Уже перевалило за полдень, когда она избавилась от воды и убедилась, что пол надо отчищать, она в обморок падала от усталости и голода. Раскрыла все окна, входную и заднюю двери, пытаясь проветрить помещения, сама же направилась в кладовую найти чего-нибудь поесть. Нашлось немного чего: в то утро она как раз собиралась в еженедельный поход за продуктами, – одна лишь горбушка хлебного каравая да остатки хлопьев «виноградные орешки», но без молока, потому как последнее она дала Джейми с Сьюзен на завтрак. Приготовив себе чашку чая, она принялась за «виноградные орешки» с водой, еду довольно ужасную. Ей надо бы в магазин съездить, если она поужинать захочет, но она упрямо застряла на мысли отчистить пол. Когда она наполовину уже закончила, перестала идти вода из кухонного крана, попытки же включить насос и подкачать еще воды успехом не увенчались. Вода, должно быть, в аккумулятор попала, решила она, но это означало только одно: пол докончить она не сможет. Не сможет и ванну принять, а она вся в мерзкой грязи. А теперь еще и время было почти шесть вечера, и магазины давно закрылись. Она пошла забрать оставленные в гостиной половые тряпки и жесткую щетку для оттирки пола, поскользнулась на остатках куска мыла, каким пользовалась, и подвернула колено. Это уже было слишком.

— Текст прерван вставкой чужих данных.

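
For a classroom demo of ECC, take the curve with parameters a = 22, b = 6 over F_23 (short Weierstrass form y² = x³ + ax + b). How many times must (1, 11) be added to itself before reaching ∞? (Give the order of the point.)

11

2P: tangent at (1, 11): λ = (3·1² + 22)/(2·11) ≡ 2/22. 22⁻¹ ≡ 22 (mod 23), so λ ≡ 2·22 ≡ 21.
  x = λ² - 1 - 1 = 441 - 2 ≡ 2; y = λ·(1 - 2) - 11 ≡ 14. → (2, 14)
3P: (2, 14) + (1, 11). λ = (11 - 14)/(1 - 2) ≡ 20/22 mod 23. 22⁻¹ ≡ 22 (mod 23) since 22·22 = 484 ≡ 1, so λ ≡ 3.
  x = λ² - 2 - 1 = 9 - 3 ≡ 6; y = λ·(2 - 6) - 14 ≡ 20. → (6, 20)
4P: (6, 20) + (1, 11). λ = (11 - 20)/(1 - 6) ≡ 14/18 mod 23. 18⁻¹ ≡ 9 (mod 23), so λ ≡ 11.
  x = λ² - 6 - 1 = 121 - 7 ≡ 22; y = λ·(6 - 22) - 20 ≡ 11. → (22, 11)
5P: (22, 11) + (1, 11). λ = (11 - 11)/(1 - 22) ≡ 0/2 mod 23. 2⁻¹ ≡ 12 (mod 23) since 2·12 = 24 ≡ 1, so λ ≡ 0.
  x = λ² - 22 - 1 = 0 - 23 ≡ 0; y = λ·(22 - 0) - 11 ≡ 12. → (0, 12)
6P: (0, 12) + (1, 11). λ = (11 - 12)/(1 - 0) ≡ 22/1 mod 23. 1⁻¹ ≡ 1 (mod 23) since 1·1 = 1 ≡ 1, so λ ≡ 22.
  x = λ² - 0 - 1 = 484 - 1 ≡ 0; y = λ·(0 - 0) - 12 ≡ 11. → (0, 11)
7P: (0, 11) + (1, 11). λ = (11 - 11)/(1 - 0) ≡ 0/1 mod 23. 1⁻¹ ≡ 1 (mod 23), so λ ≡ 0.
  x = λ² - 0 - 1 = 0 - 1 ≡ 22; y = λ·(0 - 22) - 11 ≡ 12. → (22, 12)
8P: (22, 12) + (1, 11). λ = (11 - 12)/(1 - 22) ≡ 22/2 mod 23. 2⁻¹ ≡ 12 (mod 23) since 2·12 = 24 ≡ 1, so λ ≡ 11.
  x = λ² - 22 - 1 = 121 - 23 ≡ 6; y = λ·(22 - 6) - 12 ≡ 3. → (6, 3)
9P: (6, 3) + (1, 11). λ = (11 - 3)/(1 - 6) ≡ 8/18 mod 23. 18⁻¹ ≡ 9 (mod 23) since 18·9 = 162 ≡ 1, so λ ≡ 3.
  x = λ² - 6 - 1 = 9 - 7 ≡ 2; y = λ·(6 - 2) - 3 ≡ 9. → (2, 9)
10P: (2, 9) + (1, 11). λ = (11 - 9)/(1 - 2) ≡ 2/22 mod 23. 22⁻¹ ≡ 22 (mod 23) since 22·22 = 484 ≡ 1, so λ ≡ 21.
  x = λ² - 2 - 1 = 441 - 3 ≡ 1; y = λ·(2 - 1) - 9 ≡ 12. → (1, 12)
11P: (1, 12) + (1, 11): same x and y₁ ≡ -y₂, so the sum is ∞.
11P = ∞, so the order is 11.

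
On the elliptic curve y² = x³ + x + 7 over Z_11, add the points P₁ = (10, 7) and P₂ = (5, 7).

(7, 4)

(10, 7) + (5, 7). λ = (7 - 7)/(5 - 10) ≡ 0/6 mod 11. 6⁻¹ ≡ 2 (mod 11), so λ ≡ 0.
  x = λ² - 10 - 5 = 0 - 15 ≡ 7; y = λ·(10 - 7) - 7 ≡ 4. → (7, 4)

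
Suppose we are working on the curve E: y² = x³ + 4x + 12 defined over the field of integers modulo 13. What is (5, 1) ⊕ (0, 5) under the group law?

(5, 1) + (0, 5). λ = (5 - 1)/(0 - 5) ≡ 4/8 mod 13. 8⁻¹ ≡ 5 (mod 13), so λ ≡ 7.
  x = λ² - 5 - 0 = 49 - 5 ≡ 5; y = λ·(5 - 5) - 1 ≡ 12. → (5, 12)

(5, 12)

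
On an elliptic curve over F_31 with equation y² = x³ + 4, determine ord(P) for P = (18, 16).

2P: tangent at (18, 16): λ = (3·18² + 0)/(2·16) ≡ 11/1. 1⁻¹ ≡ 1 (mod 31), so λ ≡ 11·1 ≡ 11.
  x = λ² - 18 - 18 = 121 - 36 ≡ 23; y = λ·(18 - 23) - 16 ≡ 22. → (23, 22)
3P: (23, 22) + (18, 16). λ = (16 - 22)/(18 - 23) ≡ 25/26 mod 31. 26⁻¹ ≡ 6 (mod 31), so λ ≡ 26.
  x = λ² - 23 - 18 = 676 - 41 ≡ 15; y = λ·(23 - 15) - 22 ≡ 0. → (15, 0)
4P: (15, 0) + (18, 16). λ = (16 - 0)/(18 - 15) ≡ 16/3 mod 31. 3⁻¹ ≡ 21 (mod 31), so λ ≡ 26.
  x = λ² - 15 - 18 = 676 - 33 ≡ 23; y = λ·(15 - 23) - 0 ≡ 9. → (23, 9)
5P: (23, 9) + (18, 16). λ = (16 - 9)/(18 - 23) ≡ 7/26 mod 31. 26⁻¹ ≡ 6 (mod 31) since 26·6 = 156 ≡ 1, so λ ≡ 11.
  x = λ² - 23 - 18 = 121 - 41 ≡ 18; y = λ·(23 - 18) - 9 ≡ 15. → (18, 15)
6P: (18, 15) + (18, 16): same x and y₁ ≡ -y₂, so the sum is O.
6P = O, so the order is 6.

6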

Она рухнула на пол и залилась слезами.

Такой и нашел ее Эдвард (она не слышала, как его машина подъехала по дороге, поскольку над домиком ревело множество самолетов).

– Девочка моя! Дорогая! Диана! Что стряслось?

От потрясения, что видит его, от его внезапного появления она заплакала еще сильнее. Он склонился помочь ей, но, когда она попробовала встать, в колене резануло так, что Диана вскрикнула от боли. Он поднял ее на руки и уложил на диван.

– Ты колено подвернула, – сказал он, и она кивнула – у нее зубы стучали.

– Вода кончилась. Я не смогла отчистить пол. – Это казалось ей таким горем, что она плакала не переставая.

Он снял с вешалки у двери ее пальто и накрыл им ее.

– У тебя есть виски?

Она покачала головой:

– Нет, мы в прошлый раз допили.

– Я привез с собой. В машине осталось. Ты лежи, не двигайся.

Все время, пока он ходил за виски, искал стакан, давал ей свой темно-зеленый шелковый носовой платок, придвигал стул, чтобы сесть рядом, он беспрестанно бормотал, утешая и ободряя: «Бедненькая моя, как же тяжко тебе досталось. Я приехал, как только смог. Пока я узнавал телефон этого паба… никак не могу вспомнить его название… ты уехала. Не понимаю, с чего это связь прервалась. Я вел себя по-скотски… после всего, что ты вынесла. Без сна, и, спорить могу, ты не обедала. Что тебе нужно будет после того, как ты выпьешь, так это хорошая горячая ванна, а потом я свожу тебя поужинать.

Однако в ответ она едва ли не раздраженно заметила:

– Не могу я! Я в ванну не смогу залезть. Да и воды больше не осталось. Ни капли.

– Тогда так. Я отнесу тебя в машину и отвезу в гостиницу.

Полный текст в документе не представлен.